A decade before the French Minister of Cultural Affairs, André Malraux, published Musée Imaginaire, often translated into English as Museum Without Walls, the itinerant French grand-père of conceptual art, Marcel Duchamp, began production on his “Boîte-en-valise”. “Everything important that I have done”, he wrote, “can be put into a little suitcase.” Between 1935 and 1940 – latterly negotiating German-occupied Europe – Duchamp compiled lists of his artworks and their owners, took trips to note characteristics and sourced manufacturers who might help him realize these most important works in miniature, to be contained within a brown leather valise.
As Malraux diagnosed the circulation of artwork far beyond the museum in art books, postcards and posters, Duchamp was wryly reinstating the museum in mobile Lilliputian terms. If Duchamp’s sovereign “Fountain” (1917) urges the spectator to ask “what is art?”, “Boîte” asks the question “what is the museum?” Sometimes referred to by Duchamp as an “album” and at other times a “book”, “Boîte-en-valise” is translated as both “Museum in a Box” and “Portable Museum”. This doubling is echoed in the work’s attribution “from or by” Marcel Duchamp or Rrose Sélavy, Duchamp’s female alter ego.

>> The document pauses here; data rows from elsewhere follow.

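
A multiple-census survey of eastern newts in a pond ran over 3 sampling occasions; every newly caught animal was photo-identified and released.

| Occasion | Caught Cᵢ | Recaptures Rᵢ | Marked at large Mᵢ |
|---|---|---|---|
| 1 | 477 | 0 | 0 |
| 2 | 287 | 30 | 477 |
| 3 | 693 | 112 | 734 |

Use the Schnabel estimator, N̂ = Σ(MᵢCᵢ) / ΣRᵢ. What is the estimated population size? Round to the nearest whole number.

Σ MᵢCᵢ = 0·477 + 477·287 + 734·693 = 0 + 136899 + 508662 = 645561
Σ Rᵢ = 0 + 30 + 112 = 142
N̂ = 645561 / 142 ≈ 4546.2 → 4546

N ≈ 4546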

Duchamp hoped to produce “Boîte-en- valise” in a series of 300 but only achieved twenty when he packed his suitcases and emigrated to the US in 1942. Throughout the 1950s, until his death in France in 1968, he produced different series of editions, each an iteration of works enclosed by different coloured fabric cases. Series A, that initial edition of twenty, were the only ones contained in a leather valise; last year at Christie’s, New York, one realized an auction price of $2,965,000.
The contemporary French artist Mathieu Mercier’s collaboration with Association Marcel Duchamp on the reissue of a Series G Museum in a Box of 1968 is an opportunity to own an important piece of modernist art. Duchamp, ever the entrepreneur, would have approved. Since this reissue’s keenly anticipated release, delayed by several months due to production difficulties, I’ve seen punters buy three at a time in my local bookshop. Printed in an edition of 1,500, they have already doubled in price on Amazon.
Opening the box – ever so carefully, so as not to compromise its resale value – is to reveal an architectonic interior akin to a doll’s house. It is the doll’s house, Susan Stewart observed in On Longing (1984), that promises “an infinitely profound interiority” that transcends everyday time. I played with it once, closed the lid and put it away under the bed. I await the profound machinations of the art market to make it transcend what I paid for it so I might pack my suitcase and emigrate.